なお、慣性についてはこちらの記事も合わせてご覧ください:
慣性の法則とは? 見かけ上の力って? 電車の例で解説!
2. コリオリの力とは?: 地球の自転との関係
コリオリの力は、地球の自転によって引き起こされます(正確には、引き起こされる「ように見え」ます)。
地球は東向きに自転しています。このとき、地球は球体ですから、一周の距離は高緯度地点ほど短く、低緯度地点ほど長くなり、そのため自転速度が異なります。これを力学的に言うと、地球上の物体にはつねに東向きの力が加わっているが、その力は高緯度地点では小さく、低緯度地点では大きいということです。したがって、物体が南北方向に運動するとき、高緯度地点から低緯度地点へ運動する場合は東向きに加わる力が大きくなるのに対して物体は静止しようとし、低緯度地点から高緯度地点へ運動する場合はその力が小さくなるのに対して物体は運動しようとします。このため前者では西向き、後者では東向きに見かけの力が働きます(北半球では右向き、南半球では左向きに働くと言い換えることもできます)。これがコリオリの力の正体です。
コリオリの力が働く例として台風が挙げられます。
台風は低気圧の一種であり、中心に近いほど気圧が低くなっているため、外縁部から中心へ空気が運動し、風が吹き込みます。

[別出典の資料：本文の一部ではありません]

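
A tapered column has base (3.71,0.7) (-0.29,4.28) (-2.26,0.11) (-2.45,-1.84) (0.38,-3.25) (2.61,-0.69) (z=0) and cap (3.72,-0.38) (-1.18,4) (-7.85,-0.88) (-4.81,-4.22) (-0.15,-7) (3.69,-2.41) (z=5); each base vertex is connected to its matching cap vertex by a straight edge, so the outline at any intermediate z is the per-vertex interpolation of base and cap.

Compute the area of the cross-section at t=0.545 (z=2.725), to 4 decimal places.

Cross-section at t=0.545: each vertex is (1-t)·p0[i] + t·p1[i].
  v1: (1-0.545)·(3.71,0.7) + 0.545·(3.72,-0.38) = (3.7154,0.1114)
  v2: (1-0.545)·(-0.29,4.28) + 0.545·(-1.18,4) = (-0.7751,4.1274)
  v3: (1-0.545)·(-2.26,0.11) + 0.545·(-7.85,-0.88) = (-5.3065,-0.4296)
  v4: (1-0.545)·(-2.45,-1.84) + 0.545·(-4.81,-4.22) = (-3.7362,-3.1371)
  v5: (1-0.545)·(0.38,-3.25) + 0.545·(-0.15,-7) = (0.0911,-5.2938)
  v6: (1-0.545)·(2.61,-0.69) + 0.545·(3.69,-2.41) = (3.1986,-1.6274)
Shoelace sum Σ(x_i·y_{i+1} − x_{i+1}·y_i):
  i=1: 3.7154·4.1274 − -0.7751·0.1114 = +15.4215 (running +15.4215)
  i=2: -0.7751·-0.4296 − -5.3065·4.1274 = +22.2352 (running +37.6567)
  i=3: -5.3065·-3.1371 − -3.7362·-0.4296 = +15.0423 (running +52.6990)
  i=4: -3.7362·-5.2938 − 0.0911·-3.1371 = +20.0645 (running +72.7634)
  i=5: 0.0911·-1.6274 − 3.1986·-5.2938 = +16.7843 (running +89.5477)
  i=6: 3.1986·0.1114 − 3.7154·-1.6274 = +6.4028 (running +95.9505)
Area = |Σ|/2 = |95.9505|/2 = 47.9753

Area at t=0.545: 47.9753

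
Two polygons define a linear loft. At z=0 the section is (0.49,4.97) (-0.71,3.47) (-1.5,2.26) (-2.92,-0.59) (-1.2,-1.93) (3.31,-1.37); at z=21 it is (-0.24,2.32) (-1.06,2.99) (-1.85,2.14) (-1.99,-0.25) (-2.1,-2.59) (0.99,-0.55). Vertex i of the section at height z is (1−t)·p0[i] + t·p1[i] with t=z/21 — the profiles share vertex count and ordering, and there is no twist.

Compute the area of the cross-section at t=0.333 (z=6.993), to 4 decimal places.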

この風に対してコリオリの力が働き、北半球では右向き、南半球では左向きにずれるため、台風は北半球では反時計回り、南半球では時計回りに渦を巻きます。
また、砲弾もコリオリの力の働きを受けます。
北半球で真北に砲弾を撃った場合、コリオリの力が働くため、標的よりも東側にずれてしまうのです。そのため1000mクラスの長距離狙撃をするときには、コリオリの力を考えて補正しなくてはいけません。
ほかにも、海流や極軌道の人工衛星などもコリオリの力を受けて、右側へそれていくように見えるそうです。
これまでの説明では規模が大きすぎるので、次に身近な例から解説をしていきます。
3. メリーゴーラウンドでコリオリの力を理解しよう
コリオリの力をイメージできる最も身近な例は、メリーゴーラウンドです。
反時計回りに回転するメリーゴーラウンドに乗った状態で、互いに反対側にいるAさん(投げる役)とBさん(キャッチする役)がキャッチボールをするとします。
これを上空から見ると、下図のようになります。Aさんがまっすぐに投げたボールは、Aさんがボールを投げたときにBさんがいた場所へ届きます。
この現象をメリーゴーラウンドに乗っているAさんから見ると、下図のように、ボールが右向きに曲がるように見えます。
これをイメージできれば、コリオリの力を理解できたと言っていいでしょう。ちなみに、コリオリの力は回転する座標系の上であれば、どこでも同じように作用します。
なお、同じく回転する座標系の上で働く遠心力が中心から遠ざかる方向に働くのに対し、コリオリの力は物体の運動の進行方向に対して働くものですから、混乱しないようにしてください。
遠心力について詳しくはこちらの記事をご覧ください:
遠心力とは?公式と求め方が誰でも簡単にわかる!向心力・向心加速度の補足説明付き
4. コリオリの力のまとめ
コリオリの力は、地球の自転速度が緯度によって異なるために、北半球では右向き、南半球では左向きに働く見かけの力です。
見かけの力という考え方は少し難しいですが、力学において非常に重要です。この機会に理解を深めておくと大学受験のみならず、大学入学後の勉強にも役立つでしょう。